The binary size grew rather alarmingly, BTW. 
Indeed, it's been growing
for months..
-rwxr-xr-x 1 root root 9.4M Jul 21 16:59 git-annex-no-assistant-stripped
-rwxr-xr-x 1 joey joey 12M Jul 25 20:54 git-annex-no-webapp-stripped
-rwxr-xr-x 1 joey joey 17M Jul 25 20:52 git-annex-with-webapp-stripped
Along the way, some Not Invented Here occurred:
I didn't use the yesod scaffolded site, because it's a lot of what seems mostly to be cruft in this use case. And because I don't like code generated from templates that people are then expected to edit. Ugh. That's my least favorite part of Yesod. This added some pain, since I had to do everything the hard way.
I didn't use wai-handler-launch because:
- It seems broken on IPv6 capable machines (it always opens
http://127.0.0.1:port/even though it apparently doesn't always listen there.. I think it was listening on my machine's ipv6 address instead. I know, I know; I should file a bug about this..) - It always uses port 4587, which is insane. What if you have two webapps?
- It requires javascript in the web browser, which is used to ping the server, and shut it down when the web browser closes (which behavior is wrong for git-annex anyway, since the daemon should stay running across browser closes).
- It opens the webapp on web server startup, which is wrong for git-annex;
instead the command
git annex webappwill open the webapp, aftergit annex assistantstarted the web server.
Instead, I rolled my own WAI webapp laucher, that binds to any free port
on localhost, It does use xdg-open to launch the web browser,
like wai-handler-launch (or just open on OS X).

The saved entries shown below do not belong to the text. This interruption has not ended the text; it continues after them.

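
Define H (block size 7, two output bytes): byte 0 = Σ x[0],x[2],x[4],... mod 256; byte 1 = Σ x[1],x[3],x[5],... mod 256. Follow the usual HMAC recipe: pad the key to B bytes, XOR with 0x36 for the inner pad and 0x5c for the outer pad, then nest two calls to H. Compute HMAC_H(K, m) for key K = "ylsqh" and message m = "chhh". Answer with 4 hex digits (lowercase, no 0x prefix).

Key "ylsqh" = 79 6c 73 71 68 is 5 bytes ≤ B = 7; zero-pad to 7 bytes: K' = 79 6c 73 71 68 00 00.
K' ⊕ ipad = 4f 5a 45 47 5e 36 36.  K' ⊕ opad = 25 30 2f 2d 34 5c 5c.
Inner input = (K'⊕ipad) ∥ m = 4f 5a 45 47 5e 36 36 ∥ 63 68 68 68.
Inner hash: even-index sum = 504 mod 256 = 248; odd-index sum = 418 mod 256 = 162 → f8 a2.
Outer input = (K'⊕opad) ∥ inner = 25 30 2f 2d 34 5c 5c ∥ f8 a2.
Outer hash (tag): even-index sum = 390 mod 256 = 134; odd-index sum = 433 mod 256 = 177 → 86 b1.

86b1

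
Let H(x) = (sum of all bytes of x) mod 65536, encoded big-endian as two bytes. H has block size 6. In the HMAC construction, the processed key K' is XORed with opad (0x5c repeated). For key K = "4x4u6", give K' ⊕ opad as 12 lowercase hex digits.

682468296a5c

Key "4x4u6" = 34 78 34 75 36 is 5 bytes ≤ B = 6; zero-pad to 6 bytes: K' = 34 78 34 75 36 00.
XOR each byte with 0x5c: 34⊕5c=68, 78⊕5c=24, 34⊕5c=68, 75⊕5c=29, 36⊕5c=6a, 00⊕5c=5c.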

Also, I wrote my own WAI logger, which logs using System.Log.Logger,
instead of to stdout, like runDebug does.
The webapp only listens for connections from localhost, but that's
not sufficient "security". Instead, I added a secret token to
every url in the webapp, that only git annex webapp knows about.
But, if that token is passed to xdg-open on its command line,
it will be briefly visible to local attackers in the parameters of
xdg-open.. And if the web browser's not already running, it'll run
with it as a parameter, and be very visible.

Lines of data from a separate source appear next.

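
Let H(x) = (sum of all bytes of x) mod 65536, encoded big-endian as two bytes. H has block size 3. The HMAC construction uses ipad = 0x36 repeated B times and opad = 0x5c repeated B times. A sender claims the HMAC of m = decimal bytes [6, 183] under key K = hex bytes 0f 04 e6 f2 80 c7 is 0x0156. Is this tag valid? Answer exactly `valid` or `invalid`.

valid

Key hex bytes 0f 04 e6 f2 80 c7 is 6 bytes > B = 3, so hash it first: H(key) = 03 32, then zero-pad to 3 bytes: K' = 03 32 00.
K' ⊕ ipad = 35 04 36; K' ⊕ opad = 5f 6e 5c.
Inner hash: sum = 53+4+54+6+183 = 300 → 01 2c.
Outer hash (recomputed tag): sum = 95+110+92+1+44 = 342 → 01 56.
Recomputed tag = 0156; claimed = 0156 → match.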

So instead, I used a nasty hack. On startup, the assistant
will create a html file, readably only by the user, that redirects
the user to the real site url. Then git annex webapp will run
xdg-open on that file.
Making Yesod check the auth= parameter (to verify that the secret token
is right) is when using Yesod started to pay off. Yesod has a simple
isAuthorized method that can be overridden to do your own authentication
like this.
But Yesod really started to shine when I went to add the auth= parameter
to every url in the webapp. There's a joinPath method can can be used
to override the default url builder. And every type-safe url in the
application goes through there, so it's perfect for this.
I just had to be careful to make it not add auth= to the url for the
favicon, which is included in the "Permission Denied" error page. That'd be
an amusing security hole..
Next up: Doing some AJAX to get a dynamic view of the state of the daemon,
including currently running transfers, in the webapp. AKA stuff I've never
done before, and that, unlike all this heavy Haskell Yesod, scares me.
I think making the html file redirect is just fine. desktopcouch does something like this. They talk about it being there to help you find the port number, but it contains the security token too.
They also have some javascript to delay the redirect for a while so you can bookmark the redirect file. You can click to set a cookie to skip the delay in future.
It's been a while since I used desktopcouch, but I found an old redirect file laying around. Here it is:
http://jasonwoof.com/downloads/desktopcouch-redirect.txt
The code is pretty short, you might find something useful there.